コパチン嬢がエッシェンバッハと共演した「無観客」だが熱い表現のライヴ。

第2楽章の前にエッシェンバッハのソロで「変奏曲」のテーマが演奏される。

 

シューマン、ブラームスと共作の「F.A.E.ソナタ」で有名なシューマンの弟子

アルベルト・ディートリヒのヴァイオリン協奏曲ニ短調。調性やフィナーレ

がポロネーズ風など、共通点が多い。

 

 

 

 

2曲目の「ピアノ協奏曲イ短調Op.54」は、言わずと知れた名曲中の名曲。よく「グリーグ/ピアノ協奏曲」とカップリングされる。僕が最初に聞いたのもそうで、ルプー&プレヴィン盤だった。ただ、大概このカップリングだと、グリーグの魅力の方が大きかったりする。以前付き合っていた彼女にリヒテル&マタチッチ盤のCDを貸したところ、明らかにグリーグばかり聞いていたらしい―名曲であるとは言え、やはりシューマンは「地味」なのかもしれない。

 

地味なわりにはこんなところで使われていたりする―衝撃(笑撃)のシーン

は50秒あたりから。この後もふんだんに使われる。リパッティ盤を使用。
 

 

この協奏曲には実は初稿がある―「ピアノとオーケストラのための幻想曲」(1841)である。前述の通り、シューマンの協奏曲スタイルの1つに合致するが、興味深いのは単一楽章の幻想曲が4年後、全3楽章のコンチェルトへ「変貌」を遂げた事実である―そこには出版社との事情が関係するらしい―。メンデルスゾーンの「真夏の夜の夢」では序曲Op.21と劇音楽Op.61との間に17年ほどの開きがあるのに、まるで同時期に作曲されたかのような感じがするが、このシューマンのピアノ協奏曲も同様である―どちらも共通するモティーフを巧みに織り込み、全体を統一しているのである―。
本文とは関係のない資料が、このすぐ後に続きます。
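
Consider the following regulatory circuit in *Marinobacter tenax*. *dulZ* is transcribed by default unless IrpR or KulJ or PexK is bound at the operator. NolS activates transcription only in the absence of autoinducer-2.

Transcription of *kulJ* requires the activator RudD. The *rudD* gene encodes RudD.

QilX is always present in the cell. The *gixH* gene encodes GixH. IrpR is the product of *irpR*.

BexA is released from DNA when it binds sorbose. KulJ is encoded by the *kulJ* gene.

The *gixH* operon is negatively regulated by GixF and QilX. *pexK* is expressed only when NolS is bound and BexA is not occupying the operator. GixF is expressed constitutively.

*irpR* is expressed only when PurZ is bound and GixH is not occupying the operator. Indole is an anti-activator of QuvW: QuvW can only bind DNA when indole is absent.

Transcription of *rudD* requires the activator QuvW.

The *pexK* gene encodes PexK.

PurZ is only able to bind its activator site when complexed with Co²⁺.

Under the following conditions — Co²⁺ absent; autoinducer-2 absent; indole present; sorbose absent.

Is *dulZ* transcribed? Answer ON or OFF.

ON

GixF is produced constitutively and is active.
QilX is produced constitutively and is active.
With repressor GixF bound, *gixH* is not transcribed.
So GixH is not produced.
Co²⁺ is absent, so PurZ is inactive.
Required activator PurZ is absent, so *irpR* is not transcribed.
So IrpR is not produced.
Indole is present, so QuvW is inactive.
Required activator QuvW is absent, so *rudD* is not transcribed.
So RudD is not produced.
Required activator RudD is absent, so *kulJ* is not transcribed.
So KulJ is not produced.
Sorbose is absent, so BexA is active.
Autoinducer-2 is absent, so NolS is active.
With repressor BexA bound, *pexK* is not transcribed.
So PexK is not produced.
With no repressor bound, *dulZ* is transcribed.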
この初稿版を録音しているCDは幾つか存在するが、当ホリガー盤の興味深いところは、その初稿を視野に入れて演奏しているということだ(「春」の交響曲の時もそうだった)。顕著に表れているのは第1楽章。ピアノを装飾するように吹かれるクラリネットの旋律が従来のものと異なり、初稿を参考にしている可能性が極めて高い―ピアノ・パートにも部分的にその節がありそうだ―。まだまだ探すと見つかるかもしれないが、この件がライナーノーツで全く触れられていないのが不思議である。

 

ピアノとオーケストラのための「幻想曲」イ短調(1841)。貴重な録音だ―。

 

 

第1楽章冒頭、オケによる和音の後にピアノが切り込んでくるスタイルはベートーヴェンの「皇帝」以来の伝統ともいえる(第4番はピアノ・ソロからのスタートだったが)。ソロによる下降音型は「クララ」を音に読み替えたもので、まさにラブラブのコンチェルトなわけだ―シューマンのあらゆる作品に聞かれるモティーフである―。だからといって(メンデルスゾーンの有名なヴァイオリン協奏曲ホ短調と同様)甘い雰囲気に浸りすぎるとテンポの収集が付かなくなる危険を孕む楽章であるが―中間部でツケを払わせられる―、当演奏は割と速めのテンポでサクサクと進み、夢見心地な展開部でもテンポを保つ。デーネシュ・ヴァーリョンのピアノは個性的な演奏とは言い難く、ニュートラルに徹しているように感じられるが、ホリガーともに目指したスタイルともいえる。聴き込むほど微細な変化に気づく類の演奏である。僕が特に好きな箇所であるカデンツァでも情熱を内に秘め、クールにこなす印象だ。ここは流石にミケランジェリ&チェリビダッケ盤(1967)を超える演奏にはまだ出会っていない。少々外連味のあるピアノだったが、あの表現の深さは無類だ。アルゲリッチ盤はもう少し落ち着いて弾いて欲しい演奏だ。

 

ベートーヴェン唯一のオペラ「フィデリオ」~フロレスタンのアリア。

 

カデンツァの冒頭は友人で早世したルードヴィヒ・シュンケ/グランド・ソナタ

ト短調からの引用となっている。その第1楽章。

 

当音源より第1楽章。前述の初稿版と聴き比べていただきたい―。

 

 

第2楽章「間奏曲」がオケとピアノの対話のように聞こえたのは、アルゲリッチでの演奏が初めてだったが、当盤では不思議と普通に聞こえる―ライナーノーツでは「ピアノ&オケ」「チェロ&クラリネットorファゴット」との2つの対話が示されている―。それでも心と心を通わせるような親密な音楽であることに変わりはない。シューマンのコンチェルトの緩徐楽章はどれもさり気ない美しさに溢れている。信頼感のある穏やかな雰囲気が心地よい…。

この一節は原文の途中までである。